In seinem Bericht schilderte Erwin Vetter seine Kindheit und Jugend unter den Bedingungen der stalinistischen Repressionen. Dazu gehörten die Säuberungswellen, denen sein Vater zum Opfer fiel, die Deportation der Familie nach Kasachstan in Viehwaggons sowie die Einberufung seiner Mutter in die Trudarmee. Er sprach über Hunger, Leben unter Kommandanturauflagen und über die systematische Diskriminierung deutschstämmiger Menschen in der Sowjetunion.
Trotz dieser Erfahrungen gelang es Erwin Vetter, eine wissenschaftliche Laufbahn einzuschlagen. Er wurde Professor für Mathematik an einer kasachischen Universität und wirkte dort viele Jahre als Dekan.

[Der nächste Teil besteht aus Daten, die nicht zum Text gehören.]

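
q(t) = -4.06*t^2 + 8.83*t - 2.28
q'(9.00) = -64.25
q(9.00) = -251.67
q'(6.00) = -39.89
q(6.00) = -95.46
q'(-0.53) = 13.13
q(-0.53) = -8.10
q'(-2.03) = 25.31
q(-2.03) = -36.94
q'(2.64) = -12.61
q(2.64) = -7.27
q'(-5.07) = 50.00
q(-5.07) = -151.41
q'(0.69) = 3.23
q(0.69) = 1.88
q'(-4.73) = 47.24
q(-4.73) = -134.88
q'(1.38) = -2.38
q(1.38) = 2.17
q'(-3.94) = 40.82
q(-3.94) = -100.10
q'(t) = 8.83 - 8.12*t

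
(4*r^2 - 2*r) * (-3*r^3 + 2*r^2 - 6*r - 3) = -12*r^5 + 14*r^4 - 28*r^3 + 6*r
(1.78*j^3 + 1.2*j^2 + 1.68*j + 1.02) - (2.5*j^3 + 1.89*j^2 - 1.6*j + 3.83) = -0.72*j^3 - 0.69*j^2 + 3.28*j - 2.81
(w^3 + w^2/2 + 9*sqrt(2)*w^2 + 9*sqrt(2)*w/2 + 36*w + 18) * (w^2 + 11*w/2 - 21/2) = w^5 + 6*w^4 + 9*sqrt(2)*w^4 + 113*w^3/4 + 54*sqrt(2)*w^3 - 279*sqrt(2)*w^2/4 + 843*w^2/4 - 279*w - 189*sqrt(2)*w/4 - 189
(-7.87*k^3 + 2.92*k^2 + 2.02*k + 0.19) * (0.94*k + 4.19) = -7.3978*k^4 - 30.2305*k^3 + 14.1336*k^2 + 8.6424*k + 0.7961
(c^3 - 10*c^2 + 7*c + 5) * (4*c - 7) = 4*c^4 - 47*c^3 + 98*c^2 - 29*c - 35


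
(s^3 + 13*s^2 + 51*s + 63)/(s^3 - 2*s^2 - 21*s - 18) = (s^2 + 10*s + 21)/(s^2 - 5*s - 6)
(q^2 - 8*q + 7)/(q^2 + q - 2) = (q - 7)/(q + 2)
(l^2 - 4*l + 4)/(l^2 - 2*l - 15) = (-l^2 + 4*l - 4)/(-l^2 + 2*l + 15)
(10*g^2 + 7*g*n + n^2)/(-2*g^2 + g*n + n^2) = (-5*g - n)/(g - n)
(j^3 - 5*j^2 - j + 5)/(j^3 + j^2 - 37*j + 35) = (j + 1)/(j + 7)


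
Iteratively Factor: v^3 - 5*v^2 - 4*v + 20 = (v + 2)*(v^2 - 7*v + 10) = (v - 5)*(v + 2)*(v - 2)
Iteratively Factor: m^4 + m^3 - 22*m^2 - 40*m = (m - 5)*(m^3 + 6*m^2 + 8*m) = (m - 5)*(m + 4)*(m^2 + 2*m) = m*(m - 5)*(m + 4)*(m + 2)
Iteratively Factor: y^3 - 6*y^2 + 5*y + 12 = (y + 1)*(y^2 - 7*y + 12) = (y - 4)*(y + 1)*(y - 3)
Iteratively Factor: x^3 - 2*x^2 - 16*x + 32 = (x + 4)*(x^2 - 6*x + 8) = (x - 4)*(x + 4)*(x - 2)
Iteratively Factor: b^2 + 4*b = (b + 4)*(b)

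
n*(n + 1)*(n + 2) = n^3 + 3*n^2 + 2*n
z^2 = z^2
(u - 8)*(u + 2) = u^2 - 6*u - 16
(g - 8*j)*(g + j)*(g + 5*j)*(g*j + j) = g^4*j - 2*g^3*j^2 + g^3*j - 43*g^2*j^3 - 2*g^2*j^2 - 40*g*j^4 - 43*g*j^3 - 40*j^4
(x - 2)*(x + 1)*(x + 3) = x^3 + 2*x^2 - 5*x - 6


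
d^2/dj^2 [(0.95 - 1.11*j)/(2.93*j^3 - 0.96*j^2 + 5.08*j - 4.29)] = (-57.175434*j^5 + 116.601108*j^4 - 11.757144*j^3 - 77.334204*j^2 + 71.278074*j - 7.17370400000001)/(25.153757*j^9 - 24.724512*j^8 + 138.93474*j^7 - 197.106543*j^6 + 313.284912*j^5 - 469.30788*j^4 + 418.397383*j^3 - 385.132176*j^2 + 280.478484*j - 78.953589)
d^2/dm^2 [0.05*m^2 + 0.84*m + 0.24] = 0.100000000000000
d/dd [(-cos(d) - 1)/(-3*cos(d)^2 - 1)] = (-3*sin(d)^2 + 6*cos(d) + 2)*sin(d)/(3*cos(d)^2 + 1)^2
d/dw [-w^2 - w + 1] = -2*w - 1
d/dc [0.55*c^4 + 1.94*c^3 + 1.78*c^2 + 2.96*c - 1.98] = 2.2*c^3 + 5.82*c^2 + 3.56*c + 2.96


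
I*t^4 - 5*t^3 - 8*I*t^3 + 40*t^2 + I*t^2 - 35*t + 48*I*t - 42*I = (t - 7)*(t + 2*I)*(t + 3*I)*(I*t - I)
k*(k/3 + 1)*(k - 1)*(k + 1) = k^4/3 + k^3 - k^2/3 - k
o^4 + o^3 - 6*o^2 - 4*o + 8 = (o - 2)*(o - 1)*(o + 2)^2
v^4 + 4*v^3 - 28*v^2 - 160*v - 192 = (v - 6)*(v + 2)*(v + 4)^2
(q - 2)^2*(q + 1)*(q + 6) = q^4 + 3*q^3 - 18*q^2 + 4*q + 24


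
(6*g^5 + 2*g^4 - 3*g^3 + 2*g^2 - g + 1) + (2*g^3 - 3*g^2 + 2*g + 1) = 6*g^5 + 2*g^4 - g^3 - g^2 + g + 2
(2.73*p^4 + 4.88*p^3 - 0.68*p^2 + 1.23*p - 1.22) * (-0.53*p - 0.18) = -1.4469*p^5 - 3.0778*p^4 - 0.518*p^3 - 0.5295*p^2 + 0.4252*p + 0.2196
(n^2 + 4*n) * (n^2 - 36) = n^4 + 4*n^3 - 36*n^2 - 144*n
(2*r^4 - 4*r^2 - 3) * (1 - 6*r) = -12*r^5 + 2*r^4 + 24*r^3 - 4*r^2 + 18*r - 3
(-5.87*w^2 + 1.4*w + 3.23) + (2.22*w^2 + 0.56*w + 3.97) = -3.65*w^2 + 1.96*w + 7.2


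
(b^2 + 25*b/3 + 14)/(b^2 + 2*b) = (b^2 + 25*b/3 + 14)/(b*(b + 2))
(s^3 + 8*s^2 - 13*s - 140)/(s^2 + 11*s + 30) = (s^2 + 3*s - 28)/(s + 6)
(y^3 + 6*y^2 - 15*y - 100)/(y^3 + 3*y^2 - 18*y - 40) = (y + 5)/(y + 2)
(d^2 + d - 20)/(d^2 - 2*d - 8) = (d + 5)/(d + 2)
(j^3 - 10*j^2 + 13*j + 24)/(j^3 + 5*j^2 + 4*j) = (j^2 - 11*j + 24)/(j*(j + 4))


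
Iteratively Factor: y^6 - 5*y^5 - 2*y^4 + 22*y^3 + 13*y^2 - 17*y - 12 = (y - 1)*(y^5 - 4*y^4 - 6*y^3 + 16*y^2 + 29*y + 12) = (y - 4)*(y - 1)*(y^4 - 6*y^2 - 8*y - 3) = (y - 4)*(y - 1)*(y + 1)*(y^3 - y^2 - 5*y - 3) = (y - 4)*(y - 1)*(y + 1)^2*(y^2 - 2*y - 3) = (y - 4)*(y - 3)*(y - 1)*(y + 1)^2*(y + 1)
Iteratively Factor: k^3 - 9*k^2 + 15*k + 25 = (k + 1)*(k^2 - 10*k + 25) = (k - 5)*(k + 1)*(k - 5)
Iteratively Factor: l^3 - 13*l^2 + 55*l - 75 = (l - 5)*(l^2 - 8*l + 15) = (l - 5)^2*(l - 3)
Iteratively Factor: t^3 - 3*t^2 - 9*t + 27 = (t + 3)*(t^2 - 6*t + 9) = (t - 3)*(t + 3)*(t - 3)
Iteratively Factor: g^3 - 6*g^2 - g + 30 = (g + 2)*(g^2 - 8*g + 15) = (g - 5)*(g + 2)*(g - 3)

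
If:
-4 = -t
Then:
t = 4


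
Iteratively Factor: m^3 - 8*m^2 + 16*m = (m - 4)*(m^2 - 4*m) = m*(m - 4)*(m - 4)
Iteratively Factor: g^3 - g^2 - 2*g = (g - 2)*(g^2 + g) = (g - 2)*(g + 1)*(g)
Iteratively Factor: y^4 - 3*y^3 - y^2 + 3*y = (y)*(y^3 - 3*y^2 - y + 3) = y*(y - 3)*(y^2 - 1) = y*(y - 3)*(y + 1)*(y - 1)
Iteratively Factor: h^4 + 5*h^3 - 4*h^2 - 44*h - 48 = (h + 2)*(h^3 + 3*h^2 - 10*h - 24) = (h + 2)^2*(h^2 + h - 12) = (h - 3)*(h + 2)^2*(h + 4)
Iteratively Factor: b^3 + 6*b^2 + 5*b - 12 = (b + 4)*(b^2 + 2*b - 3) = (b - 1)*(b + 4)*(b + 3)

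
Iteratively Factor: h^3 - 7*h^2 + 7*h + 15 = (h + 1)*(h^2 - 8*h + 15) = (h - 3)*(h + 1)*(h - 5)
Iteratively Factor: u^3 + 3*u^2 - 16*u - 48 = (u + 4)*(u^2 - u - 12) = (u + 3)*(u + 4)*(u - 4)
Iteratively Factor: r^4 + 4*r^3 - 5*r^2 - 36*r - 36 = (r - 3)*(r^3 + 7*r^2 + 16*r + 12) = (r - 3)*(r + 2)*(r^2 + 5*r + 6) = (r - 3)*(r + 2)*(r + 3)*(r + 2)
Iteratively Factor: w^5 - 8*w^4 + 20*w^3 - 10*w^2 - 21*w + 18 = (w - 1)*(w^4 - 7*w^3 + 13*w^2 + 3*w - 18) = (w - 3)*(w - 1)*(w^3 - 4*w^2 + w + 6) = (w - 3)^2*(w - 1)*(w^2 - w - 2) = (w - 3)^2*(w - 2)*(w - 1)*(w + 1)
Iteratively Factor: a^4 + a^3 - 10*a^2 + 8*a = (a - 2)*(a^3 + 3*a^2 - 4*a) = (a - 2)*(a + 4)*(a^2 - a) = a*(a - 2)*(a + 4)*(a - 1)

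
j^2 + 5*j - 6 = (j - 1)*(j + 6)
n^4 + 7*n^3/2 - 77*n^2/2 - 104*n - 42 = (n - 6)*(n + 1/2)*(n + 2)*(n + 7)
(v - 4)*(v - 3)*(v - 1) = v^3 - 8*v^2 + 19*v - 12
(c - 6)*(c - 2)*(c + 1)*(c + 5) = c^4 - 2*c^3 - 31*c^2 + 32*c + 60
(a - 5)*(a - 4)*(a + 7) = a^3 - 2*a^2 - 43*a + 140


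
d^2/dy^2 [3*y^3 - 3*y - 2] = 18*y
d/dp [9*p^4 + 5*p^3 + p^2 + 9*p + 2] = 36*p^3 + 15*p^2 + 2*p + 9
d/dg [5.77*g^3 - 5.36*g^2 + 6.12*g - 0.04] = 17.31*g^2 - 10.72*g + 6.12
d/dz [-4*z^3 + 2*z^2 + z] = -12*z^2 + 4*z + 1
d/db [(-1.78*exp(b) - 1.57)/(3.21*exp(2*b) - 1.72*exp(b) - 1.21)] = (5.7138*exp(2*b) + 10.0794*exp(b) - 0.5466)*exp(b)/(10.3041*exp(4*b) - 11.0424*exp(3*b) - 4.8098*exp(2*b) + 4.1624*exp(b) + 1.4641)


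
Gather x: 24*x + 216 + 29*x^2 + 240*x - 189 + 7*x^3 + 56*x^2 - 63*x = 7*x^3 + 85*x^2 + 201*x + 27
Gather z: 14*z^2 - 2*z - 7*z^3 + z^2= -7*z^3 + 15*z^2 - 2*z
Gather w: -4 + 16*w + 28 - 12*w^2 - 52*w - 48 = -12*w^2 - 36*w - 24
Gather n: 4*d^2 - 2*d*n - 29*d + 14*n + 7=4*d^2 - 29*d + n*(14 - 2*d) + 7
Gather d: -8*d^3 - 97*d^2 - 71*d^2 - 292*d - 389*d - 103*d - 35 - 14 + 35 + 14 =-8*d^3 - 168*d^2 - 784*d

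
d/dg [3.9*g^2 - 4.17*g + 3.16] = 7.8*g - 4.17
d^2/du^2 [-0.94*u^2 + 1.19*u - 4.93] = -1.88000000000000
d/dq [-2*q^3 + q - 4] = 1 - 6*q^2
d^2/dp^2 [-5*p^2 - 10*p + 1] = -10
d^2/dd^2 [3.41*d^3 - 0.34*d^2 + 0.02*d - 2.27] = 20.46*d - 0.68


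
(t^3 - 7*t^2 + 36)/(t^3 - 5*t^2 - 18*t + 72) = (t + 2)/(t + 4)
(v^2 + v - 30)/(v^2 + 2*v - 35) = (v + 6)/(v + 7)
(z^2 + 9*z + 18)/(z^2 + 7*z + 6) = (z + 3)/(z + 1)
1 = 1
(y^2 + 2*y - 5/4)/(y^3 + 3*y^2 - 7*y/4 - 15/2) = (2*y - 1)/(2*y^2 + y - 6)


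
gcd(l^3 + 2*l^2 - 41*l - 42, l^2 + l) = l + 1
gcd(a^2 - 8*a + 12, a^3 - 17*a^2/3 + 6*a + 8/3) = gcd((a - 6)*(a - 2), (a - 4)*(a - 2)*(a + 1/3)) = a - 2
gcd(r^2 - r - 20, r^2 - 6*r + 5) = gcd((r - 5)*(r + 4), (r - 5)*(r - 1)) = r - 5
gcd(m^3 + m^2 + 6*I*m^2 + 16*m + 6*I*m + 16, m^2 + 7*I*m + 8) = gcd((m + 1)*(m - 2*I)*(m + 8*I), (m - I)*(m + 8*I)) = m + 8*I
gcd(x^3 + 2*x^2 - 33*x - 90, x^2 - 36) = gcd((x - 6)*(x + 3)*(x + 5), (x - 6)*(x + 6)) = x - 6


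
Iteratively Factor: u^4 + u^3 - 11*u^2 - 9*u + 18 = (u + 3)*(u^3 - 2*u^2 - 5*u + 6) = (u + 2)*(u + 3)*(u^2 - 4*u + 3) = (u - 3)*(u + 2)*(u + 3)*(u - 1)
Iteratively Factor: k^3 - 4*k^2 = (k)*(k^2 - 4*k) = k^2*(k - 4)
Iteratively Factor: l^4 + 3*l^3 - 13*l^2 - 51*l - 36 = (l - 4)*(l^3 + 7*l^2 + 15*l + 9) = (l - 4)*(l + 3)*(l^2 + 4*l + 3) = (l - 4)*(l + 3)^2*(l + 1)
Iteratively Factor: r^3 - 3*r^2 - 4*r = (r - 4)*(r^2 + r) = r*(r - 4)*(r + 1)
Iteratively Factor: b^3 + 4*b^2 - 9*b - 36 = (b + 4)*(b^2 - 9) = (b - 3)*(b + 4)*(b + 3)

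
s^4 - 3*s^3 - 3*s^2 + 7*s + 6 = (s - 3)*(s - 2)*(s + 1)^2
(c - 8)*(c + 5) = c^2 - 3*c - 40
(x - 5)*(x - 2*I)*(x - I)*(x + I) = x^4 - 5*x^3 - 2*I*x^3 + x^2 + 10*I*x^2 - 5*x - 2*I*x + 10*I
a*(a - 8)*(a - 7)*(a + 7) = a^4 - 8*a^3 - 49*a^2 + 392*a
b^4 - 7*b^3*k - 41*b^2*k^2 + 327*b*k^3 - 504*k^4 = (b - 8*k)*(b - 3*k)^2*(b + 7*k)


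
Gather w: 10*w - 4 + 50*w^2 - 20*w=50*w^2 - 10*w - 4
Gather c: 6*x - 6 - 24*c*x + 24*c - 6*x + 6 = c*(24 - 24*x)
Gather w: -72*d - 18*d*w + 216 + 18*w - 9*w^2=-72*d - 9*w^2 + w*(18 - 18*d) + 216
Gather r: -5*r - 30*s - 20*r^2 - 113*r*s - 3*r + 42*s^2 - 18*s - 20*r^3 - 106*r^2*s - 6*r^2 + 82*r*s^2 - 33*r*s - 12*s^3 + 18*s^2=-20*r^3 + r^2*(-106*s - 26) + r*(82*s^2 - 146*s - 8) - 12*s^3 + 60*s^2 - 48*s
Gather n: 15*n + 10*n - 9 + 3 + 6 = 25*n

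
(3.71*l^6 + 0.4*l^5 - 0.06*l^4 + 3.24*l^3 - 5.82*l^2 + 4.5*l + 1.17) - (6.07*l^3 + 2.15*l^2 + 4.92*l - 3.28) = 3.71*l^6 + 0.4*l^5 - 0.06*l^4 - 2.83*l^3 - 7.97*l^2 - 0.42*l + 4.45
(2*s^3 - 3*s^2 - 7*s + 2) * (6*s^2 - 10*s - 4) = 12*s^5 - 38*s^4 - 20*s^3 + 94*s^2 + 8*s - 8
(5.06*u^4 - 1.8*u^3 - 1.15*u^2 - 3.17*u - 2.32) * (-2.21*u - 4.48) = -11.1826*u^5 - 18.6908*u^4 + 10.6055*u^3 + 12.1577*u^2 + 19.3288*u + 10.3936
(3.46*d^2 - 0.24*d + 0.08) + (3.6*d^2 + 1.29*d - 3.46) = 7.06*d^2 + 1.05*d - 3.38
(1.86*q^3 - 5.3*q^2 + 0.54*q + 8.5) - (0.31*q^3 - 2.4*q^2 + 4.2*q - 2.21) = 1.55*q^3 - 2.9*q^2 - 3.66*q + 10.71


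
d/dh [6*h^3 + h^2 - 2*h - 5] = 18*h^2 + 2*h - 2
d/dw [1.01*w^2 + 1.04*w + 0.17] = 2.02*w + 1.04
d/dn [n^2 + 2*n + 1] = 2*n + 2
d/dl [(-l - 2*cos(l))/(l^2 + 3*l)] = (l*(l + 3)*(2*sin(l) - 1) + (l + 2*cos(l))*(2*l + 3))/(l^2*(l + 3)^2)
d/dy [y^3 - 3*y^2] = 3*y*(y - 2)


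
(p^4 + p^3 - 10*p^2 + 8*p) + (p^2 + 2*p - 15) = p^4 + p^3 - 9*p^2 + 10*p - 15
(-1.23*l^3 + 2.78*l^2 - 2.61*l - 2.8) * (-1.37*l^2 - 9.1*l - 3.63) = 1.6851*l^5 + 7.3844*l^4 - 17.2574*l^3 + 17.4956*l^2 + 34.9543*l + 10.164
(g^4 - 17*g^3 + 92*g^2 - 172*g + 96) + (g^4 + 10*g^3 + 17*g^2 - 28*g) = 2*g^4 - 7*g^3 + 109*g^2 - 200*g + 96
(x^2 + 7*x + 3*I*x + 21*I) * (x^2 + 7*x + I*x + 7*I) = x^4 + 14*x^3 + 4*I*x^3 + 46*x^2 + 56*I*x^2 - 42*x + 196*I*x - 147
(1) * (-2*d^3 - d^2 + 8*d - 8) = -2*d^3 - d^2 + 8*d - 8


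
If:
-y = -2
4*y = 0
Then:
No Solution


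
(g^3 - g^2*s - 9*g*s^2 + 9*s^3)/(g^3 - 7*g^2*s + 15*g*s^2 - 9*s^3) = (-g - 3*s)/(-g + 3*s)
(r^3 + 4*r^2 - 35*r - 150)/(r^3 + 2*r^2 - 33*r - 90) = (r + 5)/(r + 3)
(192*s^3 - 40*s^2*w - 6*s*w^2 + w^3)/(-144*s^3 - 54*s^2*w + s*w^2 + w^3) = (-4*s + w)/(3*s + w)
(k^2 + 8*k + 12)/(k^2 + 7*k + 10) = (k + 6)/(k + 5)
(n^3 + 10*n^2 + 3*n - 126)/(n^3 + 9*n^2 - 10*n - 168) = (n - 3)/(n - 4)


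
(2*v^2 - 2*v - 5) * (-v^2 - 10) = -2*v^4 + 2*v^3 - 15*v^2 + 20*v + 50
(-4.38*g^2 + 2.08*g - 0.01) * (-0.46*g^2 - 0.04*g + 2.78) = 2.0148*g^4 - 0.7816*g^3 - 12.255*g^2 + 5.7828*g - 0.0278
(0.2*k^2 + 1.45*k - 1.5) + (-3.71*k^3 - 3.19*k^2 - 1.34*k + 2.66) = -3.71*k^3 - 2.99*k^2 + 0.11*k + 1.16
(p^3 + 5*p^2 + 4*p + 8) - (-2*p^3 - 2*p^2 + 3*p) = 3*p^3 + 7*p^2 + p + 8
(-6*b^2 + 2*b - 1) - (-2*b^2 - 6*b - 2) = -4*b^2 + 8*b + 1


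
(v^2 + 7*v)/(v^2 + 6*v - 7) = v/(v - 1)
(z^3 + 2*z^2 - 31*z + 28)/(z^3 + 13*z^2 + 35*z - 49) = (z - 4)/(z + 7)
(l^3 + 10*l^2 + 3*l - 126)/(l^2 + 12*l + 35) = (l^2 + 3*l - 18)/(l + 5)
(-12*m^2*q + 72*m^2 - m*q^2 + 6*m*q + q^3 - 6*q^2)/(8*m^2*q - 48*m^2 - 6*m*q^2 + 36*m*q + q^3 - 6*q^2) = (3*m + q)/(-2*m + q)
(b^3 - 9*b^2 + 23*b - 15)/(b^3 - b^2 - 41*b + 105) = (b - 1)/(b + 7)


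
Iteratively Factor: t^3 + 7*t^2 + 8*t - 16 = (t + 4)*(t^2 + 3*t - 4) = (t + 4)^2*(t - 1)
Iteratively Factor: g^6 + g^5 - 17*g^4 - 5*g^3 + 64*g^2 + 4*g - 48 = (g - 3)*(g^5 + 4*g^4 - 5*g^3 - 20*g^2 + 4*g + 16) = (g - 3)*(g - 2)*(g^4 + 6*g^3 + 7*g^2 - 6*g - 8) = (g - 3)*(g - 2)*(g + 4)*(g^3 + 2*g^2 - g - 2) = (g - 3)*(g - 2)*(g + 1)*(g + 4)*(g^2 + g - 2) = (g - 3)*(g - 2)*(g + 1)*(g + 2)*(g + 4)*(g - 1)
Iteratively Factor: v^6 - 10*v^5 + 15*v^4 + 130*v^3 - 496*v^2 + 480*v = (v)*(v^5 - 10*v^4 + 15*v^3 + 130*v^2 - 496*v + 480) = v*(v - 2)*(v^4 - 8*v^3 - v^2 + 128*v - 240) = v*(v - 4)*(v - 2)*(v^3 - 4*v^2 - 17*v + 60) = v*(v - 4)*(v - 2)*(v + 4)*(v^2 - 8*v + 15) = v*(v - 4)*(v - 3)*(v - 2)*(v + 4)*(v - 5)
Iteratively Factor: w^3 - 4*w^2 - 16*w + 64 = (w + 4)*(w^2 - 8*w + 16) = (w - 4)*(w + 4)*(w - 4)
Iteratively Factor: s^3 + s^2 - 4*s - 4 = (s + 1)*(s^2 - 4) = (s - 2)*(s + 1)*(s + 2)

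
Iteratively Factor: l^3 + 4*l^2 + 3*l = (l + 3)*(l^2 + l) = l*(l + 3)*(l + 1)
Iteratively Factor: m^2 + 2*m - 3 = (m + 3)*(m - 1)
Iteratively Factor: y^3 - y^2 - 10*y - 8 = (y + 2)*(y^2 - 3*y - 4) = (y + 1)*(y + 2)*(y - 4)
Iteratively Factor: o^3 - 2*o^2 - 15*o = (o)*(o^2 - 2*o - 15) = o*(o - 5)*(o + 3)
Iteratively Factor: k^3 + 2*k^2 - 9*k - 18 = (k - 3)*(k^2 + 5*k + 6) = (k - 3)*(k + 3)*(k + 2)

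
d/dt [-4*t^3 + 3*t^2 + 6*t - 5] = -12*t^2 + 6*t + 6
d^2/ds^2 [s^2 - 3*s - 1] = 2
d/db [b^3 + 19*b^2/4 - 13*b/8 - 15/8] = 3*b^2 + 19*b/2 - 13/8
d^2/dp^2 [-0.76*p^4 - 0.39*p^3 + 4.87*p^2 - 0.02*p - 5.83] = -9.12*p^2 - 2.34*p + 9.74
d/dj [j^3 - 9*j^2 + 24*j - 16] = 3*j^2 - 18*j + 24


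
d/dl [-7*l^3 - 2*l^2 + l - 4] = -21*l^2 - 4*l + 1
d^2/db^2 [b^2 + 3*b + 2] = 2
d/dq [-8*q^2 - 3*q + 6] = -16*q - 3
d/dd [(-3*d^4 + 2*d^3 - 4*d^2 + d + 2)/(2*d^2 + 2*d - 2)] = (-6*d^5 - 7*d^4 + 16*d^3 - 11*d^2 + 4*d - 3)/(2*(d^4 + 2*d^3 - d^2 - 2*d + 1))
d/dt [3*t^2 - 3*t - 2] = 6*t - 3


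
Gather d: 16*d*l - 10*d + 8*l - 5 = d*(16*l - 10) + 8*l - 5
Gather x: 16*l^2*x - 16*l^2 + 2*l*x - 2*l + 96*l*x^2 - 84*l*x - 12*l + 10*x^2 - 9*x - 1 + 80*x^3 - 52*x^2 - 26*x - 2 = -16*l^2 - 14*l + 80*x^3 + x^2*(96*l - 42) + x*(16*l^2 - 82*l - 35) - 3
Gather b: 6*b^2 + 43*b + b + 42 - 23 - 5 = 6*b^2 + 44*b + 14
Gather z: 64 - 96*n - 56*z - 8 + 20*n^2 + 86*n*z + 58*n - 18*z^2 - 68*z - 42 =20*n^2 - 38*n - 18*z^2 + z*(86*n - 124) + 14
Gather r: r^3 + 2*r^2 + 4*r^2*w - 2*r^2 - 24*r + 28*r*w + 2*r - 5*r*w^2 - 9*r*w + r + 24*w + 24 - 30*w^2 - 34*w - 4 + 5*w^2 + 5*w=r^3 + 4*r^2*w + r*(-5*w^2 + 19*w - 21) - 25*w^2 - 5*w + 20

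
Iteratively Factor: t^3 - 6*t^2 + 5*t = (t - 1)*(t^2 - 5*t) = (t - 5)*(t - 1)*(t)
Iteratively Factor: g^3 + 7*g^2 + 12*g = (g + 3)*(g^2 + 4*g) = g*(g + 3)*(g + 4)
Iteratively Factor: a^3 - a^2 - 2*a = (a + 1)*(a^2 - 2*a) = (a - 2)*(a + 1)*(a)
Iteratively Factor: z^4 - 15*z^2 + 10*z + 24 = (z - 3)*(z^3 + 3*z^2 - 6*z - 8) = (z - 3)*(z + 4)*(z^2 - z - 2) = (z - 3)*(z - 2)*(z + 4)*(z + 1)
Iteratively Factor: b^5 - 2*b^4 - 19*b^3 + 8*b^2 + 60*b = (b - 5)*(b^4 + 3*b^3 - 4*b^2 - 12*b) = b*(b - 5)*(b^3 + 3*b^2 - 4*b - 12) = b*(b - 5)*(b + 3)*(b^2 - 4) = b*(b - 5)*(b + 2)*(b + 3)*(b - 2)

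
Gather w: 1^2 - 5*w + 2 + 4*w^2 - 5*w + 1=4*w^2 - 10*w + 4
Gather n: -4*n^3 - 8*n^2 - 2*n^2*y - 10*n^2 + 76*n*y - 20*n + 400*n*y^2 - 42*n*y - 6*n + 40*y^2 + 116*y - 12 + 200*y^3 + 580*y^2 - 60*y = -4*n^3 + n^2*(-2*y - 18) + n*(400*y^2 + 34*y - 26) + 200*y^3 + 620*y^2 + 56*y - 12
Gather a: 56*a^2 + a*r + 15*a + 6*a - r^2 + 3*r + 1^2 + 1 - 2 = 56*a^2 + a*(r + 21) - r^2 + 3*r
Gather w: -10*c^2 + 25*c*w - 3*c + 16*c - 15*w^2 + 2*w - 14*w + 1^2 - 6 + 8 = -10*c^2 + 13*c - 15*w^2 + w*(25*c - 12) + 3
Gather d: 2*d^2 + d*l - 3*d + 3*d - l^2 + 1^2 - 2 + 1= 2*d^2 + d*l - l^2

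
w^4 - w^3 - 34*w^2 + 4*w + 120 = (w - 6)*(w - 2)*(w + 2)*(w + 5)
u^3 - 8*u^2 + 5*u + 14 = (u - 7)*(u - 2)*(u + 1)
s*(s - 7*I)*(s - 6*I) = s^3 - 13*I*s^2 - 42*s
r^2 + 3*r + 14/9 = (r + 2/3)*(r + 7/3)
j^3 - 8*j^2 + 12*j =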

Sein Lebensweg zeigt einen biografischen Verlauf, der von Anpassung, Ausdauer und beruflicher Kontinuität unter schwierigen politischen Rahmenbedingungen geprägt war.
Das Gespräch wurde von IDRH-Geschäftsführerin Albina Nazarenus-Vetter moderiert und vom russlanddeutschen Autor und Künstler Viktor Hergenreder musikalisch begleitet.
Die Veranstaltung wurde als Kooperation zwischen der DJR – Hessen e.V. und der IDRH gGmbH durchgeführt. Die Organisation lag bei Natalia Wagner, Leiterin des BiKuZ und IDRH-Bildungsreferentin für Beratung, Begleitung und Integration. Wir bedanken uns herzlich bei Erwin Vetter für die Offenheit und Bereitschaft, seine Biografie mit uns zu teilen. Danke an alle, die an der Organisation beteiligt waren sowie an das interessierte Publikum!